Amiga 1200 Internal power supply
I just don't like cables
Lots of people have updated their Amiga power brick with newer power supply modules because the older bricks are suffering from elderly capacitors, and power supplies like the Mean Well RPT-60B are an ideal replacement. They give you more power capacity than the original and they are more convenient (and probably cheaper) than replacing capacitors or diagnosing the fault in an older power supply.
I also used one of these supplies in my Commodore power brick - worked fine, and it stopped some graphics corruption and crashes I was seeing due to the supply failing. When I got the unit I was surprised to see that it fit really well in the space under the floppy drive in an Amiga 1200... got me thinking!
I never use the floppy. If I need one in future I will use an external one to behave as DF0: - it's not hard to find the disk select line at the 23-pin connector and instead connect that to the disk-select line on the internal floppy header.

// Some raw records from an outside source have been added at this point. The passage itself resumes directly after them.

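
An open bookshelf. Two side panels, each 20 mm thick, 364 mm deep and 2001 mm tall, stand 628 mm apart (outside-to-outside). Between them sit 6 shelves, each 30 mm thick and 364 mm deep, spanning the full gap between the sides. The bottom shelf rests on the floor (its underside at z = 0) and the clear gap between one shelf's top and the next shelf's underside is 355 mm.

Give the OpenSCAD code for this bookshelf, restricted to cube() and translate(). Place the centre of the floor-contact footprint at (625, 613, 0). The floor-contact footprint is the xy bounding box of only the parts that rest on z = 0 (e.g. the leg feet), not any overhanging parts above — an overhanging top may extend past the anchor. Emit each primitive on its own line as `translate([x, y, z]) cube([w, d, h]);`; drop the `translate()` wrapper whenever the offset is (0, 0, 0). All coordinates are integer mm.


translate([311, 431, 0]) cube([20, 364, 2001]);
translate([919, 431, 0]) cube([20, 364, 2001]);
translate([331, 431, 0]) cube([588, 364, 30]);
translate([331, 431, 385]) cube([588, 364, 30]);
translate([331, 431, 770]) cube([588, 364, 30]);
translate([331, 431, 1155]) cube([588, 364, 30]);
translate([331, 431, 1540]) cube([588, 364, 30]);
translate([331, 431, 1925]) cube([588, 364, 30]);


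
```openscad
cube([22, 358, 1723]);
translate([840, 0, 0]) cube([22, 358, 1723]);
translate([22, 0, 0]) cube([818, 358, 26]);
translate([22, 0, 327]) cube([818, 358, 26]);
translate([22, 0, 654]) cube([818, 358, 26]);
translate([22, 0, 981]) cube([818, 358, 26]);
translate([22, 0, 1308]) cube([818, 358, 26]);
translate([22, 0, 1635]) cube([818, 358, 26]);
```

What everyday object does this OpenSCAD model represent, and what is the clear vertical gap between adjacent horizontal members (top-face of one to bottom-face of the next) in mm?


A bookshelf. The clear shelf gap is 301 mm.

Two tall side panels with 6 horizontal boards between them — a bookshelf. The first two shelf undersides are at z = 0 and z = 327; with shelf thickness 26, the clear gap is 327 − 0 − 26 = 301 mm.


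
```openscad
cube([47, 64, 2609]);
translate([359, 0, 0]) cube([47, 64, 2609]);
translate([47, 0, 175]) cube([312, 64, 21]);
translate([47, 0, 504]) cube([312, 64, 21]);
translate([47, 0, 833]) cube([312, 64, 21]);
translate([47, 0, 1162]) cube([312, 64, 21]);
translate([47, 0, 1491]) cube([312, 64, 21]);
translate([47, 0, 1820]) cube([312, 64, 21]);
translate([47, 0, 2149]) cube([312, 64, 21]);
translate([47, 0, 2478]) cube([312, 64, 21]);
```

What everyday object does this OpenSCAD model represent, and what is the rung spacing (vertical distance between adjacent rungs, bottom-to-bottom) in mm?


A ladder. The rung spacing is 329 mm.

Two tall 47×64 posts with 8 short bars between them — a ladder. Adjacent rungs sit at z = 175 and z = 504, so the spacing is 504 − 175 = 329 mm.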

Turns out I didn't mount it exactly in that space but I did lose the floppy. Using the 3D printer I made a new assembly to house the IEC C8 AC inlet, the power switch, and the mouse DB9 socket. The power supply is mounted on a plate that fits into slots at the back of this unit and is held down at the front with some M3 bolts. A cover protects the mains voltage section of the power supply. The entire unit mounts into the A1200 case using the holes that the floppy drive used to use.

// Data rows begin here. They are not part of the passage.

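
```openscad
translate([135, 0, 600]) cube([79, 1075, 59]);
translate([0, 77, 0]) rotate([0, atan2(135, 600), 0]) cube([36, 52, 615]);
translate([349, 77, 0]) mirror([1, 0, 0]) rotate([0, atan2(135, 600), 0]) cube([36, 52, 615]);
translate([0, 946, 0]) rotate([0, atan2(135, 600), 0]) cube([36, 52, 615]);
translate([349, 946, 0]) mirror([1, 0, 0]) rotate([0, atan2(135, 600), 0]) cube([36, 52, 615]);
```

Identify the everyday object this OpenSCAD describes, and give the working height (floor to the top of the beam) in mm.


A sawhorse. The overall height is 659 mm.

A beam across two mirrored pairs of raked legs — a sawhorse. The beam's underside is at z = 600 (matching the legs' vertical rise in atan2(135, 600)) and the beam is 59 mm tall, so its top is at 600 + 59 = 659 mm. The raked legs top out at the beam's underside, so that is the highest point.


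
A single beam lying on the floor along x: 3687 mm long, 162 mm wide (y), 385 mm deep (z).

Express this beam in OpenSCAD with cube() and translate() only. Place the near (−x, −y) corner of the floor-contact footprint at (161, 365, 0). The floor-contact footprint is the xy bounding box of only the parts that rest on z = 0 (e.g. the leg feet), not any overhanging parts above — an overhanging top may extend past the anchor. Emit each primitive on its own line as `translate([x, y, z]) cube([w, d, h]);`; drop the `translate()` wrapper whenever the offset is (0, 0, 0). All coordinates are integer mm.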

The 3D printer didn't do the best job last night. Part of the reason for making the power supply assembly in three printed parts was to avoid bridging, supports and other extruded plastic hassles. Usually the Prusa does better than this though. I will probably revise to make it more printable by using some supports, thickening in places and make it a little nicer but structurally this is fine.
Inside the machine I removed the original power connector and for good measure the rusty old RF modulator. Power cables come from the left side of the case to the power supply.
And that's all there is to it. The power cable enters the machine at the back right and it's easy to reach the power switch, no more bending down to the floor.
(The case screws aren't in - it does close completely with about 1mm to spare)
I'll be checking this out as I go using a Maxim/Dallas Thermochron button, a compact temperature logger that can fit inside the case and record temperature over time as the machine is used. I don't anticipate any problems as the ventilation here is probably better than in the brick and this is a very efficient supply, I never noticed the brick even getting warm.
Of course, don't do anything like this unless you are competent and understand the risks. Making connections incorrectly or being careless could destroy your Amiga or even kill you.